Auch unser Projekt zur Unterstützung armer Priester trägt weiter gute Früchte. Derzeit dürfen wir bereits elf Priestern monatlich mit einer kleinen, aber regelmäßigen Hilfe unter die Arme greifen. Diese Unterstützung ermöglicht es ihnen, sich ganz ihrem priesterlichen Dienst zu widmen, ohne von existenziellen Sorgen erdrückt zu werden. Wir haben noch viele weitere Bitten auf dem Tisch – oft von jungen Priestern in entlegenen Dörfern oder in Krisengebieten – und hoffen sehr, dass der Herr uns durch die Großzügigkeit guter Menschen erlaubt, das Programm in den kommenden Monaten auf weitere Priester auszuweiten.
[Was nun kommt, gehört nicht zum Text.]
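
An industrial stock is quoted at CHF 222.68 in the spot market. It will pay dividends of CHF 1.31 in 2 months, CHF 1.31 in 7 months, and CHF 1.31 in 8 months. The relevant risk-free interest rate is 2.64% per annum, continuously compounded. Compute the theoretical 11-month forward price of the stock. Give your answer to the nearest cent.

PV(dividends) I = 1.31·e^(−0.0264·2/12) + 1.31·e^(−0.0264·7/12) + 1.31·e^(−0.0264·8/12)
I = 1.3042 + 1.2900 + 1.2871 = 3.8813
F = (S − I)·e^(rT) = (222.68 − 3.8813) · e^(0.0264·11/12)
= 218.7987 · e^0.024200 = 218.7987 × 1.024495 = CHF 224.16

CHF 224.16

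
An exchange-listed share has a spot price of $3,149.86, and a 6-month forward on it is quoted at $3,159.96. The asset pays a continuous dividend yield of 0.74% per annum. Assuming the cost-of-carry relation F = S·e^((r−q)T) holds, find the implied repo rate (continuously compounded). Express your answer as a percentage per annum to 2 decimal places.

1.38%

From F = S·e^((r−q)T): (r − q) = ln(F/S)/T
ln(3159.96/3149.86) = ln(1.003206) = 0.003201
(r − q) = 0.003201 / (6/12) = 0.006402
r = ln(F/S)/T + q = 0.006402 + 0.0074 = 0.013802
r = 1.38%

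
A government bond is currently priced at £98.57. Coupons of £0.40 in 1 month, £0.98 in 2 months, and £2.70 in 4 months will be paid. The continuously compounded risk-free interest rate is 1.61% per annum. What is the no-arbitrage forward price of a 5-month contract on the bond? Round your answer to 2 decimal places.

PV(coupons) I = 0.40·e^(−0.0161·1/12) + 0.98·e^(−0.0161·2/12) + 2.70·e^(−0.0161·4/12)
I = 0.3995 + 0.9774 + 2.6855 = 4.0624
F = (S − I)·e^(rT) = (98.57 − 4.0624) · e^(0.0161·5/12)
= 94.5076 · e^0.006708 = 94.5076 × 1.006731 = £95.14

£95.14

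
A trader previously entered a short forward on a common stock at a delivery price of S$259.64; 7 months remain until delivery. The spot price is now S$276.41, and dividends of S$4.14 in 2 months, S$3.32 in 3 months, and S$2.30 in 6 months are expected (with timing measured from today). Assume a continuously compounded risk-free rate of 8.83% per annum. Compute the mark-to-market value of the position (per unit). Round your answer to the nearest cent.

PV(remaining dividends) I = 4.14·e^(−0.0883·2/12) + 3.32·e^(−0.0883·3/12) + 2.30·e^(−0.0883·6/12) = 9.5277
Current forward F = (S − I)·e^(rT) = (276.41 − 9.5277)·e^(0.0883·7/12) = 266.8823 × 1.052858 = 280.9892
Value (long) = (F − K)·e^(−rT) = (280.9892 − 259.64) × 0.949796 = 20.2774
Short position value = −(long value) = -S$20.28

-S$20.28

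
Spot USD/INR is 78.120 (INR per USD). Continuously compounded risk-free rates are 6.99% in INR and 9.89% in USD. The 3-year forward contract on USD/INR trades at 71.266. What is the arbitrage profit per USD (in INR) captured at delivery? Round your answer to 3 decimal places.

0.345 per USD (in INR)

Fair forward: F* = S·e^(carry·T), with carry = (r_INR − r_USD) = 0.0699 − 0.0989 = -0.0290
F* = 78.120 · e^(-0.0290 × 3) = 78.120 · e^-0.087000 = 78.120 × 0.916677 = 71.6108
Market 71.266 < fair 71.6108: forward underpriced → reverse cash-and-carry (short spot, go long the forward).
At maturity, profit = |F_mkt − F*| = |71.266 − 71.6108| = 0.345 per USD (in INR)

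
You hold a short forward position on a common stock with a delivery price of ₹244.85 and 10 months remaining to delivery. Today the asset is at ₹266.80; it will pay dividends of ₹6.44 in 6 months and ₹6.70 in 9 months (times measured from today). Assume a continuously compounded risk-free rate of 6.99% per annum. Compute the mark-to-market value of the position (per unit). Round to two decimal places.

-₹23.23

PV(remaining dividends) I = 6.44·e^(−0.0699·6/12) + 6.70·e^(−0.0699·9/12) = 12.5766
Current forward F = (S − I)·e^(rT) = (266.80 − 12.5766)·e^(0.0699·10/12) = 254.2234 × 1.059980 = 269.4717
Value (long) = (F − K)·e^(−rT) = (269.4717 − 244.85) × 0.943414 = 23.2285
Short position value = −(long value) = -₹23.23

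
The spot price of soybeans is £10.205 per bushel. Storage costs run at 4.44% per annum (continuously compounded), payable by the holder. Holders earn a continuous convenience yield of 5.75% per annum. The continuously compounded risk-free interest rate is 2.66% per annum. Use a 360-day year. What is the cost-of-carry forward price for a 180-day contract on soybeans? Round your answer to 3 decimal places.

£10.274 per bushel

Net carry = r + u − y = 0.0266 + 0.0444 − 0.0575 = 0.0135
F = S·e^((r+u−y)T) = 10.205 · e^(0.0135 × 180/360) = 10.205 · e^0.006750
= 10.205 × 1.006773 = £10.274 per bushel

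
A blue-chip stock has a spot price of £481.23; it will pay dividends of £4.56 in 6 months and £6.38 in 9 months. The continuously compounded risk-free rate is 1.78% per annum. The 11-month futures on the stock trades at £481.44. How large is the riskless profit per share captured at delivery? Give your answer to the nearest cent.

PV(dividends) I = 4.56·e^(−0.0178·6/12) + 6.38·e^(−0.0178·9/12) = 10.8150
Fair futures F* = (S − I)·e^(rT) = (481.23 − 10.8150)·e^0.016317 = 470.4150 × 1.016451 = 478.1538
Market £481.44 > fair 478.1538: forward overpriced → cash-and-carry (borrow at r, buy the stock and collect the dividends, short the forward).
Profit at T = |F_mkt − F*| = |481.44 − 478.1538| = £3.29 per share

£3.29 per share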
In diesem Zusammenhang möchte ich Sie herzlich bitten, einmal einen Blick auf unsere YouTube-Videos zu werfen. Die Kampagne läuft nun schon einige Zeit, und wir bewegen uns langsam, aber stetig die Lernkurve hinauf. Es ist uns gelungen, über diese Kanäle bereits einige neue Wohltäter im deutschsprachigen Raum zu erreichen – ein kleiner, aber ermutigender Anfang. Die Videos finden Sie – wie immer – über die QR-Codes im beigefügten Fotobericht. Schauen Sie sie sich gerne an, geben Sie uns Ihr Feedback, vor allem aber: teilen Sie sie bitte mit Freunden, Bekannten und anderen Katholiken, die sich vielleicht für unsere Arbeit interessieren könnten. Jede Weiterleitung ist eine große Hilfe und öffnet Türen, die wir allein nicht erreichen könnten!
Ein herzliches Vergelt’s Gott möchte ich schließlich all jenen sagen, die unsere Notkampagne für Padre Pablo unterstützt haben. Das Pfarrhaus ist inzwischen regendicht gemacht und die durch mehrere Erdbeben entstandenen baulichen Schäden so weit stabilisiert, dass es wieder sicher bewohnbar ist. Padre Pablo hat uns kürzlich geschrieben, wie dankbar er ist und wie sehr die Menschen in seinem Viertel nun wieder Hoffnung schöpfen. Was für eine Erleichterung – für ihn und für die vielen, die er täglich betreut! Ohne Ihre rasche und großherzige Hilfe wäre dies nicht möglich gewesen.
Liebe Freunde, Ihre Treue, Ihre Gebete und Ihre Großzügigkeit sind für uns ein echter Halt und eine ständige Ermutigung. Wir wissen, dass vieles nur durch Sie und durch den Segen Gottes möglich wird. Von Herzen danke ich Ihnen dafür.
Sowohl ich als auch alle, mit denen wir zusammenarbeiten – die Priester, die Katecheten, die Familien auf dem Land, die Schwestern und Brüder in Afrika – beten für Sie, für Ihre Familien und für alle Ihre Anliegen. Möge der Herr Sie reich segnen und Ihnen in diesem neuen Jahr viele Gnaden schenken.